Mais en dehors de cela, la différence entre Hyrule Historia et nous se fait sur l’aspect analytique. On a essayé de synthétiser tout ce qu’il se savait sur Zelda, en apportant une touche personnelle. À l’époque, c’est quelque chose qui a fait peur à nos collègues de Pix’n Love, qui eux misaient plutôt uniquement sur l’histoire, là où nous avons essayé de bouleverser un peu les lignes en nous disant que nous allons essayer de proposer autre chose, un autre genre de livre, pouvant aussi s’attarder sur l’aspect personnel.

Nicolas et moi avons essayé de lui apporter un peu de vécu en disant "Voilà notre vision, ce que l’on voit à travers ce Zelda !" et en essayant de décrire des influences qui ne sont pas forcément avérées. Quand, par exemple, je parle de l’influence de l’art mexicain sur Majora’s Mask, entre autre au niveau de la colorimétrie, c’est quelque chose que l’on va décrypter, car on estime que le jeu vidéo est un sujet d’étude. Si c’en est un, par définition, on peut aller plus loin que l’auteur lui-même. C’est ce qu’on a essayé de faire avec Zelda : d’aller plus loin sans que cela se veuille prétentieux ou élitiste : c’est une vision personnelle et qui peut s’avérer contradictoire avec l’avis du lecteur, qui peut ne pas avoir la même vision.

On a pu lire des critiques de fans, notamment au sujet du chapitre faisant le parallèle entre le parcours initiatique de Link, dans Ocarina of Time, et l’évolution de sa vie sexuelle. Ces derniers trouvent généralement les explications trop tirées par les cheveux et vont alors parfois jusqu’à remettre en question l’intégralité du livre. Qu’as-tu à répondre à ces lecteurs ?

Je ne sais pas si les lecteurs ayant émis ces commentaires ont eu l’idée d’aller voir les mentions au début du livre, mais ce chapitre est le seul où nous n’avons rien écrit. Il a été écrit par Selami Boudjerda, un autre auteur, rédacteur pour Role Playing Game (un magazine sur les jeux de rôles) et qui a une vision analytique encore plus poussée que la nôtre.

Avec Nicolas, on essaye d’avoir une réflexion qu’on estime à la portée de tout le monde, qui se base sur le savoir et la culture populaire. Selami Boudjerda a une réflexion universitaire et il nous a proposé ça. C’était sa vision ! On s’est alors dit qu’on n’avait pas la même vision et je pense même que je ne suis pas d’accord avec tout dans ce chapitre. Mais, c’est sa vision !
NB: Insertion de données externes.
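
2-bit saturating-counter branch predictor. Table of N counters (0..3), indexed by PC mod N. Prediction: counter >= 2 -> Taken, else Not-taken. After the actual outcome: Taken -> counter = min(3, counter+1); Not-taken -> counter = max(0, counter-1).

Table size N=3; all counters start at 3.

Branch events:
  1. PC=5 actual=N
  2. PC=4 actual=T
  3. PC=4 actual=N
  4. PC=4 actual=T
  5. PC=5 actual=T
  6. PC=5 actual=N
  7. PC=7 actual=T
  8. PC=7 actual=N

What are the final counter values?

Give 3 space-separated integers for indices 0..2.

Ev 1: PC=5 idx=2 pred=T actual=N -> ctr[2]=2
Ev 2: PC=4 idx=1 pred=T actual=T -> ctr[1]=3
Ev 3: PC=4 idx=1 pred=T actual=N -> ctr[1]=2
Ev 4: PC=4 idx=1 pred=T actual=T -> ctr[1]=3
Ev 5: PC=5 idx=2 pred=T actual=T -> ctr[2]=3
Ev 6: PC=5 idx=2 pred=T actual=N -> ctr[2]=2
Ev 7: PC=7 idx=1 pred=T actual=T -> ctr[1]=3
Ev 8: PC=7 idx=1 pred=T actual=N -> ctr[1]=2

Answer: 3 2 2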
Même si on n’est pas d’accord, cette vision est argumentée et s’intègre donc dans la symbolique de ce qu’on a voulu faire : un partage de points de vue argumentés. Même si moi je ne suis pas d’accord, il a proposé quelque chose de construit et on a dit "Bingo : on va voir si les gens adhèrent ou pas, mais dans tous les cas c’est quelque chose d’exceptionnel pour nous dans le sens où ce n’est pas quelque chose que l’on peut lire sur Internet. Donnons lui sa chance et si les gens n’adhèrent pas à cette vision, il n’y a pas de soucis, c’est une vision universitaire qui ne se veut pas être une réalité."

Mais tu peux peut-être me dire ce que tu en penses toi ?

A titre personnel, en lisant ce chapitre, je n’étais pas d’accord avec tout ce qui était dit. Cela n’invalidait pas pour autant le reste de ce que j’avais lu auparavant et qui était beaucoup plus factuel. Mais cela apportait une fraîcheur au livre et permettait au moins d’avoir un regard différent sur un jeu que je connaissais par cœur, d’avoir une vision construite sur des références autres que les miennes !

Tu l’as presque mieux expliqué que moi, c’est exactement ça (rire). Peux-tu te citer dans l’interview s’il te plait ? (rire)

Ce n’est pas dans mes habitudes, mais je ferais une exception ! (rire).